Depression

Kein präventiver Effekt einer Langzeittherapie mit Vitamin D3


Prof. Dr. Hans-Christoph Diener, Essen

Mit einem Kommentar des Autors
Bei erwachsenen Personen mit einem mittleren Alter von 67 Jahren kann eine Langzeittherapie mit Vitamin D3 das Auftreten oder das Wiederauftreten einer Depression nicht verhindern. Das zeigte jetzt eine große randomisierte klinische Studie mit einer durchschnittlichen Therapiedauer von fünf Jahren.

Eine Reihe von Beobachtungsstudien fand eine Assoziation zwischen niedrigen Vitamin-D3-Spiegeln und dem Risiko einer Depression im höheren Lebensalter [1]. Die meisten bisher durchgeführten randomisierten Studien zur Substitution von Vitamin D3 zur Therapie oder Prävention der Depression fanden bei Menschen im mittleren Lebensalter mit weit überwiegend negativen Ergebnissen statt.
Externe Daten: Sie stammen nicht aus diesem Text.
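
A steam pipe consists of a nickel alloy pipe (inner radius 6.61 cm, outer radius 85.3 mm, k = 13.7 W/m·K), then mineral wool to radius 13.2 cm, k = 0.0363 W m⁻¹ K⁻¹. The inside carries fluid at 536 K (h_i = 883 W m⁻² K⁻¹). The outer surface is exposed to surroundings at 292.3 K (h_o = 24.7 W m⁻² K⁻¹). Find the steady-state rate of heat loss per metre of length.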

Die vorliegende Studie wollte diese Therapie in einer Population von Menschen über 50 Jahren untersuchen.

Studiendesign

In die VITAL-DEP-Studie wurden 18 353 Männer und Frauen im Alter über 50 Jahren eingeschlossen. In dieser Population hatten 16 657 Personen ein erhöhtes Risiko für eine Depression und 1696 Personen hatten in der Vergangenheit bereits unter einer Depression gelitten. Die Studie erstreckte sich von November 2011 bis Dezember 2017. In einem randomisierten Design erhielten die Probanden entweder 2000 I.U. Vitamin D3/Tag zusammen mit Fischöl oder Placebo. Ein primärer Endpunkt der Studie war die Entwicklung einer Depression oder von Symptomen einer Depression. Ein weiterer Endpunkt war die langfristige Veränderung der Stimmungslage, erhoben als mittlere Differenz in der 8-Item Patient Health Questionnaire Depression Scale (PHQ-8). Diese Skala reicht von 0 ohne Symptome bis 24 mit vielen Symptomen. Der minimale klinisch relevante Differenzwert beträgt 0,5 Punkte.

Ergebnisse

Die Teilnehmer waren im Mittel 67,5 Jahre alt. Männer und Frauen waren gleich häufig vertreten. 27 % litten unter einer Adipositas und 11 % hatten einen im Labor nachgewiesenen Vitamin-D3-Mangel. Die mittlere Beobachtungszeit betrug 5,3 Jahre und 90,5 % der Teilnehmer beendeten die Studie protokollgemäß. In der Verum-Gruppe entwickelten 609 Personen eine Depression oder Symptome einer Depression und in der Placebo-Gruppe 625 Personen. Dies entspricht einem Odds-Ratio von 0,97 mit einem 95%-Konfidenzintervall von 0,87 bis 1,09 (p = 0,62). Es ergaben sich keine Unterschiede zwischen den Personen, die noch keine Depression in der Anamnese hatten, und den Patienten, die bereits zuvor unter einer Depression gelitten hatten. Für die Werte auf der Stimmungsskala (PHQ-8) ergaben sich ebenfalls keine Unterschiede.

Kommentar

Diese große Studie zeigte, dass eine Langzeitsubstitution von Vitamin D3 nicht in der Lage ist, bei Menschen im Alter von über 50 Jahren eine Depression zu verhindern oder das erneute Auftreten einer vorbestehenden Depression zu reduzieren. Die Studie zeigt auch, dass die früher beobachtete Assoziation zwischen niedrigen Vitamin-D3-Spiegeln und Depressionen im höheren Lebensalter offenbar nicht kausal ist. Ein Nachteil der Studie ist allerdings, dass die meisten Patienten bei Einschluss in die Studie normale Vitamin-D3-Spiegel hatten. Die Untergruppe der Patienten mit niedrigen Vitamin-D3-Spiegeln war allerdings zu klein, um einen statistischen Unterschied zu entdecken. Die Studienergebnisse sind auch nur auf Personen im Alter über 50 Jahren übertragbar und gelten nicht für Jugendliche mit dem Risiko, eine Depression zu entwickeln.

Quelle

Okereke OI, et al. Effect of long-term vitamin D3 supplementation vs placebo on risk of depression or clinically relevant depressive symptoms and on change in mood scores: A randomized clinical trial. JAMA 2020;324:471–80.

Literatur

1. Li H, et al. Serum 25-hydroxyvitamin D levels and depression in older adults: A dose-response meta-analysis of prospective cohort studies. Am J Geriatr Psychiatry 2019;27:1192–202.